June 7, 2006
The budget battle in Richmond is entering its 149th day, and still the House and Senate have no agreement. Even with June 30th approaching and the threat of a government shutdown a possibility, Governor Tim Kaine remains hopeful.
"We were all very optimistic that we are going to have a resolution. In fact, the conferees yesterday reached agreement on a caboose bill to send to my desk. [That is] a positive thing," said Governor Tim Kaine.
It is a positive step in what has become a stressful time. Governor Kaine spent the day in New York trying to convince credit agencies that the Commonwealth remains economically stable despite the budget impasse. According to Delegate Vince Callahan, the agencies were responsive.
"They deal with a lot of states and a lot of states don't get their budgets on time.
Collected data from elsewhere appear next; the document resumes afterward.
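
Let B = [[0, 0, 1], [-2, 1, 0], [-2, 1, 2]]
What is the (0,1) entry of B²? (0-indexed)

1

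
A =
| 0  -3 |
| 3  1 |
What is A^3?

A^2 = [[-9, -3], [3, -8]]
A^3 = [[-9, 24], [-24, -17]]

[[-9, 24], [-24, -17]]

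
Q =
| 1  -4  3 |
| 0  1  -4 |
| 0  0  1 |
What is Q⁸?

Q = I + N where N = [[0, -4, 3], [0, 0, -4], [0, 0, 0]] is strictly upper-triangular, so N³ = 0.
(I + N)⁸ = I + 8·N + 28·N² = [[1, -32, 472], [0, 1, -32], [0, 0, 1]].

[[1, -32, 472], [0, 1, -32], [0, 0, 1]]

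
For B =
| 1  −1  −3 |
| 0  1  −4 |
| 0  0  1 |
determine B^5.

B = I + N where N = [[0, −1, −3], [0, 0, −4], [0, 0, 0]] is strictly upper-triangular, so N^3 = 0.
(I + N)^5 = I + 5·N + 10·N^2 = [[1, −5, 25], [0, 1, −20], [0, 0, 1]].

[[1, −5, 25], [0, 1, −20], [0, 0, 1]]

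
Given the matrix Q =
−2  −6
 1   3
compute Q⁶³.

[[−2, −6], [1, 3]]

Q² = Q (a projection; rank 1, trace 1), so Q⁶³ = Q.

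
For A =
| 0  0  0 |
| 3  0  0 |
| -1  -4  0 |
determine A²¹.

[[0, 0, 0], [0, 0, 0], [0, 0, 0]]

A is strictly triangular, hence nilpotent: A³ = 0, so A²¹ = 0.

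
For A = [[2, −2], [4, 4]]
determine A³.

A² = [[−4, −12], [24, 8]]
A³ = [[−56, −40], [80, −16]]

[[−56, −40], [80, −16]]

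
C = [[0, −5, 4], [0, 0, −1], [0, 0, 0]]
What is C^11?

C is strictly triangular, hence nilpotent: C^3 = 0, so C^11 = 0.

[[0, 0, 0], [0, 0, 0], [0, 0, 0]]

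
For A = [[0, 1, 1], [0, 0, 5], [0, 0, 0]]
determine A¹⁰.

[[0, 0, 0], [0, 0, 0], [0, 0, 0]]

A is strictly triangular, hence nilpotent: A³ = 0, so A¹⁰ = 0.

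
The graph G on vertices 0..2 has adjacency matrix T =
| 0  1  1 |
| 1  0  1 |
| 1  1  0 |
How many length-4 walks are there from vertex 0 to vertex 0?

The number of length-4 walks from vertex 0 to vertex 0 is entry (0,0) of T^4, where T is the adjacency matrix.
T^2 = [[2, 1, 1], [1, 2, 1], [1, 1, 2]]
T^3 = [[2, 3, 3], [3, 2, 3], [3, 3, 2]]
T^4 = [[6, 5, 5], [5, 6, 5], [5, 5, 6]]

6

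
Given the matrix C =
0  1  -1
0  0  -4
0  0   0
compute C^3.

[[0, 0, 0], [0, 0, 0], [0, 0, 0]]

C is strictly triangular, hence nilpotent: C^3 = 0, so C^3 = 0.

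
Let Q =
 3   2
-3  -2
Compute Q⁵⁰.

Q² = Q (a projection; rank 1, trace 1), so Q⁵⁰ = Q.

[[3, 2], [-3, -2]]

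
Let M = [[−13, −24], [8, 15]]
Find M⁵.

tr M = 2 and det M = −3, so the characteristic polynomial is λ² − (2)λ + (−3) with roots −1 and 3.
Eigenvectors give P = [[−2, 3], [1, −2]] with P⁻¹ = [[−2, −3], [−1, −2]], and M = P·diag(−1, 3)·P⁻¹.
Then M⁵ = P·diag(−1, 243)·P⁻¹ = [[2, 729], [−1, −486]] · [[−2, −3], [−1, −2]] = [[−733, −1464], [488, 975]].

[[−733, −1464], [488, 975]]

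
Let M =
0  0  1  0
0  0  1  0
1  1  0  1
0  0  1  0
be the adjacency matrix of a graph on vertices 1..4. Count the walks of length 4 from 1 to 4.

The number of length-4 walks from vertex 1 to vertex 4 is entry (1,4) of M^4, where M is the adjacency matrix.
M^2 = [[1, 1, 0, 1], [1, 1, 0, 1], [0, 0, 3, 0], [1, 1, 0, 1]]
M^3 = [[0, 0, 3, 0], [0, 0, 3, 0], [3, 3, 0, 3], [0, 0, 3, 0]]
M^4 = [[3, 3, 0, 3], [3, 3, 0, 3], [0, 0, 9, 0], [3, 3, 0, 3]]

3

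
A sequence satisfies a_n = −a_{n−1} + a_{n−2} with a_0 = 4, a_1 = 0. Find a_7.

−32

With companion matrix T = [[−1, 1], [1, 0]], [a_n, a_{n−1}]ᵀ = T·[a_{n−1}, a_{n−2}]ᵀ, so [a_7, a_6]ᵀ = T⁶·[a_1, a_0]ᵀ.
T⁶ = [[13, −8], [−8, 5]], giving [a_7, a_6]ᵀ = [[−32], [20]].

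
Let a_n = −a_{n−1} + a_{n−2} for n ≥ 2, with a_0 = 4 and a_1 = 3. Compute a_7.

With companion matrix Q = [[−1, 1], [1, 0]], [a_n, a_{n−1}]ᵀ = Q·[a_{n−1}, a_{n−2}]ᵀ, so [a_7, a_6]ᵀ = Q⁶·[a_1, a_0]ᵀ.
Q⁶ = [[13, −8], [−8, 5]], giving [a_7, a_6]ᵀ = [[7], [−4]].

7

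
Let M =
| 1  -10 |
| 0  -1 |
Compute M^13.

M² = I (check: tr M = 0 and det M = -1), so M^13 = M since 13 is odd.

[[1, -10], [0, -1]]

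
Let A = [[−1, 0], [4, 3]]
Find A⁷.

tr A = 2 and det A = −3, so the characteristic polynomial is λ² − (2)λ + (−3) with roots −1 and 3.
Eigenvectors give P = [[1, 0], [−1, −1]] with P⁻¹ = [[1, 0], [−1, −1]], and A = P·diag(−1, 3)·P⁻¹.
Then A⁷ = P·diag(−1, 2187)·P⁻¹ = [[−1, 0], [1, −2187]] · [[1, 0], [−1, −1]] = [[−1, 0], [2188, 2187]].

[[−1, 0], [2188, 2187]]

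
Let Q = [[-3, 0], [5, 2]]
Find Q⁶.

[[729, 0], [-665, 64]]

tr Q = -1 and det Q = -6, so the characteristic polynomial is λ² − (-1)λ + (-6) with roots -3 and 2.
Eigenvectors give P = [[1, 0], [-1, 1]] with P⁻¹ = [[1, 0], [1, 1]], and Q = P·diag(-3, 2)·P⁻¹.
Then Q⁶ = P·diag(729, 64)·P⁻¹ = [[729, 0], [-729, 64]] · [[1, 0], [1, 1]] = [[729, 0], [-665, 64]].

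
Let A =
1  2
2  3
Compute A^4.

A^2 = [[5, 8], [8, 13]]
A^3 = [[21, 34], [34, 55]]
A^4 = [[89, 144], [144, 233]]

[[89, 144], [144, 233]]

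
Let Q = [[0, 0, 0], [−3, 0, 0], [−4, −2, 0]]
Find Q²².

Q is strictly triangular, hence nilpotent: Q³ = 0, so Q²² = 0.

[[0, 0, 0], [0, 0, 0], [0, 0, 0]]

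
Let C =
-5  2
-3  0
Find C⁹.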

We haven't reached the crisis point yet," he said.
However, the crisis point is nearing. The current budget expires June 30 and without a new one, the state could close its doors on its nearly 100,000 employees and many services. Delegate Rob Bell says he hopes that won't be necessary.
"We still have some small differences between the House and Senate budgets but I am certainly hopeful they can be resolved in the next week or two," he said.
The two sides remain deadlocked over funding a comprehensive transportation plan. While the Governor's trip with the two top budget negotiators did not wield a compromise, he says strides were made.
"You know I don't have a napkin that I can hold up with a deal on it but I think it was just a very productive way to spend time," Governor Kaine said.
The Governor has said that he plans to invoke executive power to fund necessary programs if the impasse continues. Tomorrow, Attorney General Bob McDonnell plans to announce if he thinks that executive power is legal under Virginia's Constitution.
The proposed transportation plan accounts for less than 3% of the state's $74 billion budget.